Michael Hastings on General Stanley McChrystal
Update: Rolling Stone posts Michael Hastings’s full profile of General Stanley McChrystal online.
The big story of the day, perhaps the big story of the rest of the month, will be Afghanistan commander General Stanley McChrystal’s recall to Washington to explain remarks he made about President Obama and his administration in a forthcoming Rolling Stone profile. The profile was written by Michael Hastings, who has blogged for True/Slant since shortly after the site launched in 2009, sharing his abundance of insights on international affairs that come from lengthy experience covering the wars in Iraq and Afghanistan.
This isn’t the first time Michael has written about the tense relationship between General McChrystal and Obama’s defense and security team.

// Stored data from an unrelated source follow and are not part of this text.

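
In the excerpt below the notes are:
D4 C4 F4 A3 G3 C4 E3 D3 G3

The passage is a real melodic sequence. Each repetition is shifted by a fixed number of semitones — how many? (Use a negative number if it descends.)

-5

Taking 3-note groups, the heads are D4, A3, E3: the pattern moves down a 4th.
D4→A3 is 57 − 62 = -5 semitones.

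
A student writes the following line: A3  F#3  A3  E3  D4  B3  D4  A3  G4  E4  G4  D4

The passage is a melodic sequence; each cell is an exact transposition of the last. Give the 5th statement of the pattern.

Taking 4-note groups, the heads are A3, D4, G4: the pattern moves up a 4th.
Extending up a 4th: C5 → F5.
From F5 the exact shape gives F5 D5 F5 C5.

F5 D5 F5 C5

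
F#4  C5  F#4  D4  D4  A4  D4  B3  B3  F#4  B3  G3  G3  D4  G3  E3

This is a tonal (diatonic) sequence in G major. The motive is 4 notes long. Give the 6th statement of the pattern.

With a 4-note motive the entries are F#4, D4, B3, G3, each down a 3rd from the previous.
Extending down a 3rd: E3 → C3.
So cell 6 is C3 G3 C3 A2.

C3 G3 C3 A2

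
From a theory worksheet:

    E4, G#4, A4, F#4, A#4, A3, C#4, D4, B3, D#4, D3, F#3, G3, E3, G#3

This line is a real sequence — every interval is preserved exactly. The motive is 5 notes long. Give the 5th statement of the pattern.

C2 E2 F2 D2 F#2

Unit = 5 notes; the statements start on E4, A3, D3, moving down a 5th each time.
Carrying on: G2 → C2.
From C2 the exact shape gives C2 E2 F2 D2 F#2.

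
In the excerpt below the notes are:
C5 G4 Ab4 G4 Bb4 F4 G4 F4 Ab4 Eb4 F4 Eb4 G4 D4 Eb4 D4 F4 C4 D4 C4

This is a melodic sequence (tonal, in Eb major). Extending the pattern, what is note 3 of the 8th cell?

With 4-note cells, note 3 of each statement runs Ab4, G4, F4, Eb4, D4.
Each moves down a 2nd. Continuing: C4 → Bb3 → Ab3.

Ab3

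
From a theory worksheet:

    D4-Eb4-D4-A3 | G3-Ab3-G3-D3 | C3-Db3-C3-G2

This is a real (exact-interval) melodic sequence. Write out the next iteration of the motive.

Unit = 4 notes; the statements start on D4, G3, C3, moving down a 5th each time.
From F2 the exact shape gives F2 Gb2 F2 C2.

F2 Gb2 F2 C2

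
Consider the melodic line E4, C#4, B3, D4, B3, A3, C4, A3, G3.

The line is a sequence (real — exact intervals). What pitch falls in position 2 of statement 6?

The unit is 3 notes. Position-2 pitches of the 3 shown cells: C#4, B3, A3.
Carrying that down a 2nd forward: G3 → F3 → Eb3.

Eb3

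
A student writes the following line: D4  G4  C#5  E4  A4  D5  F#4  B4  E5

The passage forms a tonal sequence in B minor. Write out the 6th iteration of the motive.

The 3-note cells begin on D4, E4, F#4 — each up a 2nd from the last.
Continuing the starts: G4 → A4 → B4.
From B4 the diatonic shape gives B4 E5 A5.

B4 E5 A5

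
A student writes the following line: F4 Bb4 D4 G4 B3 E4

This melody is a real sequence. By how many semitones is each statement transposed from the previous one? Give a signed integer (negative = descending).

With a 2-note motive the entries are F4, D4, B3, each down a 3rd from the previous.
Counting half-steps from F4 to D4: -3.

-3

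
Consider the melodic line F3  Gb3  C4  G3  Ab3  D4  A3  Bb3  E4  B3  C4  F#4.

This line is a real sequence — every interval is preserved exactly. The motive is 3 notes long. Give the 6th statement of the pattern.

Taking 3-note groups, the heads are F3, G3, A3, B3: the pattern moves up a 2nd.
Carrying on: C#4 → D#4.
From D#4 the exact shape gives D#4 E4 A#4.

D#4 E4 A#4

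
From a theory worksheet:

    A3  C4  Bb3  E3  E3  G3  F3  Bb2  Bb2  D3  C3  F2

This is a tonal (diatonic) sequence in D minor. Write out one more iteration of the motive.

With a 4-note motive the entries are A3, E3, Bb2, each down a 4th from the previous.
So cell 4 is F2 A2 G2 C2.

F2 A2 G2 C2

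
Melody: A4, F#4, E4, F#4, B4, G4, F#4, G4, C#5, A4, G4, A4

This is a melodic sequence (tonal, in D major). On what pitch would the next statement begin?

The 4-note cells begin on A4, B4, C#5 — each up a 2nd from the last.
One more step up a 2nd gives D5.

D5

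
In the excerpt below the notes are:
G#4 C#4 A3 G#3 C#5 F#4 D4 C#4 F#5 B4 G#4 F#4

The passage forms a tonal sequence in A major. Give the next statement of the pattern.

Unit = 4 notes; the statements start on G#4, C#5, F#5, moving up a 4th each time.
From B5 the diatonic shape gives B5 E5 C#5 B4.

B5 E5 C#5 B4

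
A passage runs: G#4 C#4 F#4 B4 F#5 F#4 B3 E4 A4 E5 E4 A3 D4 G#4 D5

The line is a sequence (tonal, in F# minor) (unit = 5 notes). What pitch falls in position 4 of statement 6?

Grouping in 5s, the 4th note of each cell is B4, A4, G#4.
Extending down a 2nd: F#4 → E4 → D4.

D4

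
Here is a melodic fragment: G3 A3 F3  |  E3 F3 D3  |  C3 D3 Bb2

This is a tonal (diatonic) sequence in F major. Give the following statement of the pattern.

A2 Bb2 G2

With a 3-note motive the entries are G3, E3, C3, each down a 3rd from the previous.
From A2 the diatonic shape gives A2 Bb2 G2.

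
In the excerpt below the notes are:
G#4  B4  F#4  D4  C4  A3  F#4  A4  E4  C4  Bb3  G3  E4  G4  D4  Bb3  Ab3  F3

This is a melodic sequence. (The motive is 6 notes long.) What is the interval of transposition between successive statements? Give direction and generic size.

The 6-note cells begin on G#4, F#4, E4 — each down a 2nd from the last.
From G#4 to F#4: down a 2nd.

down a 2nd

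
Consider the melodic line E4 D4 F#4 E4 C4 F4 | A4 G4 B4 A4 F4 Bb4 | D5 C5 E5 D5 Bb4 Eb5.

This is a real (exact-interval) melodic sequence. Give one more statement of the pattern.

G5 F5 A5 G5 Eb5 Ab5

With a 6-note motive the entries are E4, A4, D5, each up a 4th from the previous.
From G5 the exact shape gives G5 F5 A5 G5 Eb5 Ab5.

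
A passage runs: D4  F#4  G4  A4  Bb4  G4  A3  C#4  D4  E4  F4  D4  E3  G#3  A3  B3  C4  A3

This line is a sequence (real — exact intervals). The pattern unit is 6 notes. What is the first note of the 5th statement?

F#2

The 6-note cells begin on D4, A3, E3 — each down a 4th from the last.
Extending the heads down a 4th: B2 → F#2.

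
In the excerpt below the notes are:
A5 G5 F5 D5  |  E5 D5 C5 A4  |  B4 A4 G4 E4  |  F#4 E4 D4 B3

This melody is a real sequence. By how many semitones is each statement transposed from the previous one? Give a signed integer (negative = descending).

-5

Unit = 4 notes; the statements start on A5, E5, B4, F#4, moving down a 4th each time.
A5 to E5 spans -5 semitones.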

Back in October of last year, Michael looked at the growing tensions between McChrystal and Obama, likening them to the conflict that arose between President Harry S Truman and General Douglas MacArthur that led to the latter’s sacking, a benchmark moment in modern civil-military relations:
I don’t know what McChrystal is up to here, either. Has he overplayed his hand? I assume he must be really worried that he’s not going to get what he wants because he’s basically running around telling everybody that the war is going to be lost if he doesn’t. If he had more confidence, wouldn’t it be wiser to shut up?
Anyway, according to the always reliable British press, Obama’s people aren’t too pleased with all the public pressure the general has been putting on Obama. It might be a bit out of line, too. The story quotes constituional law expert Bruce Ackerman: “As commanding general, McChrystal has no business making such public pronouncements.”
BONUS HISTORICAL PRECEDENT? I’ve been reading about the relationship between General Douglas MacArthur and President Truman lately–this is a much smaller version of that. The photo op thing, in particular, reminded me of MacArthur’s anger at Truman for a meeting they had in Hawaii right after Inchon in 1950. Truman called MacArthur to the meeting; Mac didn’t want to go, and he had refused to come to DC. MacArthur thought Truman was wasting his time, just playing politics–making the great general fly from Japan for a picture in the press to help in the upcoming elections! MacArthur was right about the politics parts, but Truman was also correct to eventually put the general in his place.
Before that, Michael suggested that McChrystal and company in “shaping the debate” over Afghanistan had gone as far as to “bully” the new president:
The threat from the McChrystal camp seems pretty significant to me. It’s really sending the message to Obama that ‘hey, you got no choice.’ One could even say that Obama is being bullied, and it’s unlikely he’s going to choose this moment to stand up to his generals.
And in May when McChrystal succeeded General David McKiernan in Afghanistan, Michael suggested that he was General David Petraeus’s ‘guy’, which leads to the question of whether Obama’s potential sacking of McChrystal for insubordination could have ramifications higher up the chain of command.
I’m not sure we’ll be hearing much more from Michael on this story on his True/Slant blog, but do watch Rolling Stone for when his story goes online, possibly tonight or tomorrow morning.
Bonus more recent analogy: In keeping with Michael’s habit of affixing ‘bonus’ analyses to the end of his blog posts, I thought it might be worth considering another parallel beyond the Truman-MacArthur dyad – that of Admiral William “Fox” Fallon. Admiral Fallon was the head of US Central Command – now General Petraeus’s post – and was removed from his position in 2008. Some speculated that his military career came to an end because he opposed elements within the Bush administration who wanted to step up military pressure on Iran. They pointed in particular to a profile of the Admiral in Esquire magazine written by Thomas Barnett, in which he expressed some criticisms that are not entirely unlike what Hastings apparently got out of McChrystal.
Of course, the difference is that Fallon stepped up his criticisms of Bush while that commander-in-chief was on his way out, in contrast to McChrystal whose CINC is in the middle of his first term. But you really just have to wonder: do these guys want to be martyred by their presidents? A review of Douglas MacArthur’s “old soldiers never die” speech made it clear that he had a political case to make for sustained American military engagement in Asia that transcended his military service. Perhaps McChrystal has the same intentions. Of course, maybe he wants it to come out that way – after all, MacArthur’s dissent from Truman may have formed the basis for the ‘dominoes’ theory of US foreign policy in Asia during the early Cold War – McChrystal after being struck down may prove more powerful than he is as commander of forces in Afghanistan.
Update: Politico’s Mike Allen posts a PDF of the full Michael Hastings Rolling Stone feature for your perusal.